Provo came in fourth behind Ann Arbor, Michigan, which was ranked No. 1, followed by Raleigh, North Carolina, and Durham, North Carolina.
"It's clear that education is an important part of who we are as a community," Provo Deputy Mayor Corey Norman said. "We collectively value an ongoing education as part of living a high quality of life."
Jill Gonzalez, spokeswoman for WalletHub.com, said the population's education level from high school to Ph.D.s wasa considered in the analysis of the 150 largest metropolitan statistical areas.
The percentage of workers with jobs in computer, engineering and science fields and the number of enrolled students in the top 200 universities per capita were also considered.
"Provo did really well," Gonzalez said. "They actually came in second for percentages of adults with an associate degree."
Provo also ranked fourth for having the highest percentage of high school diploma holders.
The overall No. 4 ranking for Provo was comprised of both the education level and the quality of education in Provo.
Gonzalez said the education level looked at how many adults had a high school diploma, associate degree or higher as well as the number of doctors per capita and the percentage of workers with jobs in computer engineering and science fields.
The quality of education measured the ranking of the public school systems, the average quality of the universities and the number of enrolled students at the top 200 universities per capita.
Provo is a tech hub and often referred to as Silicon Slopes. I think that's the case because we have a real entrepreneurial spirit and are constantly challenging ourselves.
–Provo Deputy Mayor Corey Norman
Carri Jenkins, spokeswoman for Brigham Young University, said the ranking is greatly affected by having both BYU and Utah Valley University in Utah County.
"Not only does this provide educational opportunities for those who attend both universities, but it also provides an opportunity for our community," she said. "Whether it's the fine arts event (or) the continuing education opportunities at BYU."
The percentage of workers with computer, engineering and science jobs, put Provo in 19th place. Salt Lake City came in 33rd and Ogden at No. 35.
"Provo is a tech hub and often referred to as Silicon Slopes," Norman said. "I think that's the case because we have a real entrepreneurial spirit and are constantly challenging ourselves."
In particular, Norman referenced resources like Google Fiber that provide opportunities to the community.
Jenkins said not only are students being recruited from both universities to work in the computer, engineering and science jobs, but also from Salt Lake County.

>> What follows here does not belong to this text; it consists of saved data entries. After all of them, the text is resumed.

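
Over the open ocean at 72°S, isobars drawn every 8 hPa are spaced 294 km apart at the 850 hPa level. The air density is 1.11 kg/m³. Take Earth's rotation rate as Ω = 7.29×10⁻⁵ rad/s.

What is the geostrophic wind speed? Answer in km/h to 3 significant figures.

Coriolis parameter at 72°S:
f = 2Ω sin φ = 2 × 7.29×10⁻⁵ × sin 72° = 1.39×10⁻⁴ s⁻¹
Pressure gradient: |∂P/∂n| = 800 Pa / 294000 m = 2.72×10⁻³ Pa/m
Geostrophic balance (pressure-gradient force = Coriolis force):
V_g = (1/(fρ)) |∂P/∂n| = 2.72×10⁻³ / (1.39×10⁻⁴ × 1.11) = 17.7 m/s
Converting: 17.7 m/s × 3.6 = 63.6 km/h

63.6 km/h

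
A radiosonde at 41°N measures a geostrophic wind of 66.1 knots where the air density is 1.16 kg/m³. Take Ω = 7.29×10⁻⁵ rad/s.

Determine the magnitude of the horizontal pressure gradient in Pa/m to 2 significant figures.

Coriolis parameter at 41°N:
f = 2Ω sin φ = 2 × 7.29×10⁻⁵ × sin 41° = 9.57×10⁻⁵ s⁻¹
Wind speed in SI: 66.1 knots = 34.0 m/s
Geostrophic balance rearranged: |∂P/∂n| = f ρ V_g
|∂P/∂n| = 9.57×10⁻⁵ × 1.16 × 34.0 = 3.77×10⁻³ Pa/m

3.8×10⁻³ Pa/m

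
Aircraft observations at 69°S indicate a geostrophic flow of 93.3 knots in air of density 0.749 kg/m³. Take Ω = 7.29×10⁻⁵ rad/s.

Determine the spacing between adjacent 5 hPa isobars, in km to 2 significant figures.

100 km

Coriolis parameter at 69°S:
f = 2Ω sin φ = 2 × 7.29×10⁻⁵ × sin 69° = 1.36×10⁻⁴ s⁻¹
Wind speed in SI: 93.3 knots = 48.0 m/s
Geostrophic balance rearranged: |∂P/∂n| = f ρ V_g
|∂P/∂n| = 1.36×10⁻⁴ × 0.749 × 48.0 = 4.89×10⁻³ Pa/m
Isobar spacing: Δn = ΔP/|∂P/∂n| = 500 Pa / 4.89×10⁻³ Pa/m = 102178 m ≈ 100 km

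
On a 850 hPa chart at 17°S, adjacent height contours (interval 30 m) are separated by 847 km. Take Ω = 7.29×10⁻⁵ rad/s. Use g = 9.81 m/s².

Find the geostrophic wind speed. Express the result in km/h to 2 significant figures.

Coriolis parameter at 17°S:
f = 2Ω sin φ = 2 × 7.29×10⁻⁵ × sin 17° = 4.26×10⁻⁵ s⁻¹
Height gradient: |∂Z/∂n| = 30 m / 847000 m = 3.54×10⁻⁵
On a pressure surface, geostrophic balance gives V_g = (g/f)|∂Z/∂n|:
V_g = 9.81 × 3.54×10⁻⁵ / 4.26×10⁻⁵ = 8.15 m/s
Converting: 8.15 m/s × 3.6 = 29 km/h

29 km/h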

"It not only provides a job for our graduates from our universities here and along the Wasatch Front, and will across the state, but it also attracts other businesses and companies to come into the state," Jenkins said.
Gonzalez echoed Jenkins and said that education is good for cities, not just in Utah but across the country.

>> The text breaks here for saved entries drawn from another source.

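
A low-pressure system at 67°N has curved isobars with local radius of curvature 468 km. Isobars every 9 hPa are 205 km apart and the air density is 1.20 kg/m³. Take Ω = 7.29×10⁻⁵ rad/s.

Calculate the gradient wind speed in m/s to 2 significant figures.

Coriolis parameter at 67°N:
f = 2Ω sin φ = 2 × 7.29×10⁻⁵ × sin 67° = 1.34×10⁻⁴ s⁻¹
Pressure gradient: |∂P/∂n| = 900 Pa / 205000 m = 4.39×10⁻³ Pa/m
Geostrophic speed: V_g = |∂P/∂n|/(fρ) = 4.39×10⁻³/(1.34×10⁻⁴ × 1.20) = 27.3 m/s
Around a low, centrifugal force acts outward with Coriolis, so pressure-gradient force balances both:
(1/ρ)|∂P/∂n| = fV + V²/R  →  V² + fR·V − fR·V_g = 0
With fR = 1.34×10⁻⁴ × 468×10³ m = 62.8 m/s:
V = [−fR + √((fR)² + 4 fR V_g)]/2 = [−62.8 + √(62.8² + 4×62.8×27.3)]/2 = 20.5 m/s
Subgeostrophic (V < V_g = 27.3 m/s), as expected around a low.

21 m/s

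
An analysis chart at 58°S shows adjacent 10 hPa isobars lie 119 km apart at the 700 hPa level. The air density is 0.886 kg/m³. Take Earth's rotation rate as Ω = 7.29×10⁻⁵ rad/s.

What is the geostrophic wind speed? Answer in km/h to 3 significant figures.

276 km/h

Coriolis parameter at 58°S:
f = 2Ω sin φ = 2 × 7.29×10⁻⁵ × sin 58° = 1.24×10⁻⁴ s⁻¹
Pressure gradient: |∂P/∂n| = 1000 Pa / 119000 m = 8.40×10⁻³ Pa/m
Geostrophic balance (pressure-gradient force = Coriolis force):
V_g = (1/(fρ)) |∂P/∂n| = 8.40×10⁻³ / (1.24×10⁻⁴ × 0.886) = 76.7 m/s
Converting: 76.7 m/s × 3.6 = 276 km/h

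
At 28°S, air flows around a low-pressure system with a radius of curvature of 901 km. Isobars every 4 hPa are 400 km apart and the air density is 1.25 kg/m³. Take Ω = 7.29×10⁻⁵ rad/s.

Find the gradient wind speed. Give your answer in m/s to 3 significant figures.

Coriolis parameter at 28°S:
f = 2Ω sin φ = 2 × 7.29×10⁻⁵ × sin 28° = 6.84×10⁻⁵ s⁻¹
Pressure gradient: |∂P/∂n| = 400 Pa / 400000 m = 1.00×10⁻³ Pa/m
Geostrophic speed: V_g = |∂P/∂n|/(fρ) = 1.00×10⁻³/(6.84×10⁻⁵ × 1.25) = 11.7 m/s
Around a low, centrifugal force acts outward with Coriolis, so pressure-gradient force balances both:
(1/ρ)|∂P/∂n| = fV + V²/R  →  V² + fR·V − fR·V_g = 0
With fR = 6.84×10⁻⁵ × 901×10³ m = 61.7 m/s:
V = [−fR + √((fR)² + 4 fR V_g)]/2 = [−61.7 + √(61.7² + 4×61.7×11.7)]/2 = 10 m/s
Subgeostrophic (V < V_g = 11.7 m/s), as expected around a low.

10.0 m/s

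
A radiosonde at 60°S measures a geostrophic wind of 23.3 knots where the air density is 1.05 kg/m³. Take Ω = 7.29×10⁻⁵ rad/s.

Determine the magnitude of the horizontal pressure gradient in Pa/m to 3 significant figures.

1.59×10⁻³ Pa/m

Coriolis parameter at 60°S:
f = 2Ω sin φ = 2 × 7.29×10⁻⁵ × sin 60° = 1.26×10⁻⁴ s⁻¹
Wind speed in SI: 23.3 knots = 12.0 m/s
Geostrophic balance rearranged: |∂P/∂n| = f ρ V_g
|∂P/∂n| = 1.26×10⁻⁴ × 1.05 × 12.0 = 1.59×10⁻³ Pa/m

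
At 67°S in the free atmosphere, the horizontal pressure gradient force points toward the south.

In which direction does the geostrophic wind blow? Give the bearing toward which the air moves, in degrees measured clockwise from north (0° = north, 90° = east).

090°

The pressure-gradient force points toward the south (bearing 180°).
Geostrophic balance: in the Southern Hemisphere the Coriolis force deflects motion to the left, so the geostrophic wind blows 90° to the left of the pressure-gradient force (low pressure on the right).
Rotating 180° by 90° counterclockwise gives 090° — the wind blows toward the east.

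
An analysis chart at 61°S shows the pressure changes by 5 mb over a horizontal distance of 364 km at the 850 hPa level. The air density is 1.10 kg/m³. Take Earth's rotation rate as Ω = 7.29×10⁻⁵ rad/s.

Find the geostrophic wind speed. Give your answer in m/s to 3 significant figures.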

"We found that metro areas that really invested in their education system and increased their amount of well-educated workers, you know ultimately have stronger cities," she said. "Not only brian power-wise, but also in the economic sense as well."

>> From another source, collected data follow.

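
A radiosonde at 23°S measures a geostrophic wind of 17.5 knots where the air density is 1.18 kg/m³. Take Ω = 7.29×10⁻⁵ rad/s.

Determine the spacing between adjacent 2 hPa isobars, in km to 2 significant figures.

Coriolis parameter at 23°S:
f = 2Ω sin φ = 2 × 7.29×10⁻⁵ × sin 23° = 5.70×10⁻⁵ s⁻¹
Wind speed in SI: 17.5 knots = 9.00 m/s
Geostrophic balance rearranged: |∂P/∂n| = f ρ V_g
|∂P/∂n| = 5.70×10⁻⁵ × 1.18 × 9.00 = 6.05×10⁻⁴ Pa/m
Isobar spacing: Δn = ΔP/|∂P/∂n| = 200 Pa / 6.05×10⁻⁴ Pa/m = 330473 m ≈ 330 km

330 km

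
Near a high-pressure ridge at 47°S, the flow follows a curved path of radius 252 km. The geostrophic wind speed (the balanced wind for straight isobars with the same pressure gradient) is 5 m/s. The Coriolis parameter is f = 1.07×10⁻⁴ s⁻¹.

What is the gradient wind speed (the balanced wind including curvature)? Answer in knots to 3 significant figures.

12.9 knots

Around a high, pressure-gradient force acts outward with centrifugal, so Coriolis balances both:
fV = (1/ρ)|∂P/∂n| + V²/R  →  V² − fR·V + fR·V_g = 0
With fR = 1.07×10⁻⁴ × 252×10³ m = 27.0 m/s:
V = [fR − √((fR)² − 4 fR V_g)]/2 = [27.0 − √(27.0² − 4×27.0×5)]/2 = 6.63 m/s
Supergeostrophic (V > V_g = 5 m/s), as expected around a high.
Converting: 6.63 m/s × 1.944 = 12.9 knots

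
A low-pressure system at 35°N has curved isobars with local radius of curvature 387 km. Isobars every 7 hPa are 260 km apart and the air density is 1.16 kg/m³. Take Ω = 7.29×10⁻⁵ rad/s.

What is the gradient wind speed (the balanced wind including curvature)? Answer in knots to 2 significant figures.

Coriolis parameter at 35°N:
f = 2Ω sin φ = 2 × 7.29×10⁻⁵ × sin 35° = 8.36×10⁻⁵ s⁻¹
Pressure gradient: |∂P/∂n| = 700 Pa / 260000 m = 2.69×10⁻³ Pa/m
Geostrophic speed: V_g = |∂P/∂n|/(fρ) = 2.69×10⁻³/(8.36×10⁻⁵ × 1.16) = 27.8 m/s
Around a low, centrifugal force acts outward with Coriolis, so pressure-gradient force balances both:
(1/ρ)|∂P/∂n| = fV + V²/R  →  V² + fR·V − fR·V_g = 0
With fR = 8.36×10⁻⁵ × 387×10³ m = 32.4 m/s:
V = [−fR + √((fR)² + 4 fR V_g)]/2 = [−32.4 + √(32.4² + 4×32.4×27.8)]/2 = 17.9 m/s
Subgeostrophic (V < V_g = 27.8 m/s), as expected around a low.
Converting: 17.9 m/s × 1.944 = 35 knots

35 knots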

Although BYU does have an enrollment cap, Jenkins said the school has received more applications. She said generally BYU students are very ambitious.
"They are really looking at how they can go out and not only make their mark in the world, but also really look at how they can contribute to their communities and to really make the world a better place for all of us," she said.
Salt Lake City ranked as the 46th most educated city, with an education level ranking of 36 and and was ranked 74 in education quality.
Ogden was ranked 89. The education level of Ogden ranked 47th out of 150 and the quality of education was 132.
"It was interesting to see how many people stick around and kind of do high school in a place and then choose not to pursue any higher education," Gonzalez said. "That's where you're going to see the biggest difference."